64 y/o, African American Male with a history of hypertension, chronic kidney disease stage 3a who presented with 2 days of dizziness and malaise. He was febrile to 102.9 Fahrenheit and was found to be in multiorgan failure with Acute Kidney Injury, Acute liver injury & cytopenia. Labs revealed serum creatinine of 12.62 mg/dL from a baseline of ~1.28 mg/dL, thrombocytopenia, anemia, hyperferritinemia, elevated ESR & CRP with Soluble CD25: 2321.7, Urinalysis positive for cast cells of > 20. Renal ultrasound was unremarkable. His calculated HScore showed > 95% probability of HLH ( hypertriglyceridemia, hyperferritinemia, cytopenia, elevated AST with liver of 14.6 cm). His AKI was likely due to acute tubular necrosis related to HLH. He was started on dexamethasone for the treatment of HLH and was noticed to have a gradual recovery of renal function to its baseline without requiring renal replacement therapy.

Discussion

Hemophagocytic lymphohistiocytosis (HLH) is a rare heterogenous clinical syndrome involving massive activation and proliferation of natural killer cells and cytotoxic T lymphocytes, resulting in cytokine storm and hemophagocytosis.

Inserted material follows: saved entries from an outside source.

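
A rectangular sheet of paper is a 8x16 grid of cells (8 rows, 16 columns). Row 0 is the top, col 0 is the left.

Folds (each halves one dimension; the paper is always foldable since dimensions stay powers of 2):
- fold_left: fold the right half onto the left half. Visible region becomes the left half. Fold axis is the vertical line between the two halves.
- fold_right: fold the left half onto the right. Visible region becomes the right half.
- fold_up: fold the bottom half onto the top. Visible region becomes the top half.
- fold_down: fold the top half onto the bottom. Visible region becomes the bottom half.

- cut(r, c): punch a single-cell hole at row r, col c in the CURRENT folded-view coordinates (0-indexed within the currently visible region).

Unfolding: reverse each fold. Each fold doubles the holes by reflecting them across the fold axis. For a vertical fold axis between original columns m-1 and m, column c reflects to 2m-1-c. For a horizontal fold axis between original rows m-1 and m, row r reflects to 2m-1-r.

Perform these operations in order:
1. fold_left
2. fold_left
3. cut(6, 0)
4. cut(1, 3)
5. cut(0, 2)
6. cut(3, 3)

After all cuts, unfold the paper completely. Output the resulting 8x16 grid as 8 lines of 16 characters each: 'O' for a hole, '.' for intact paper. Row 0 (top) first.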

Acute kidney injury in HLH results from ischemic or inflammatory lesions of the renal tubules. The most frequent presentation of renal involvement is acute tubular necrosis; an autopsy series found such lesions in up to 45 % of patients with HLH. AKI typically exhibits poor prognosis in affected HLH patients; a retrospective analysis of 600 patients showed 53.3% mortality in patients with AKI vs 17.5% without AKI. Treatment of HLH usually requires specific treatment of underlying infection or malignancy, chemoimmunotherapy to suppress inflammation, and in some cases hematopoietic stem cell transplantation. Most of these patients with AKI are managed with renal replacement therapy. Our case was interesting since the renal function normalizes with a shorter duration of steroids than what is usually prescribed in these cases.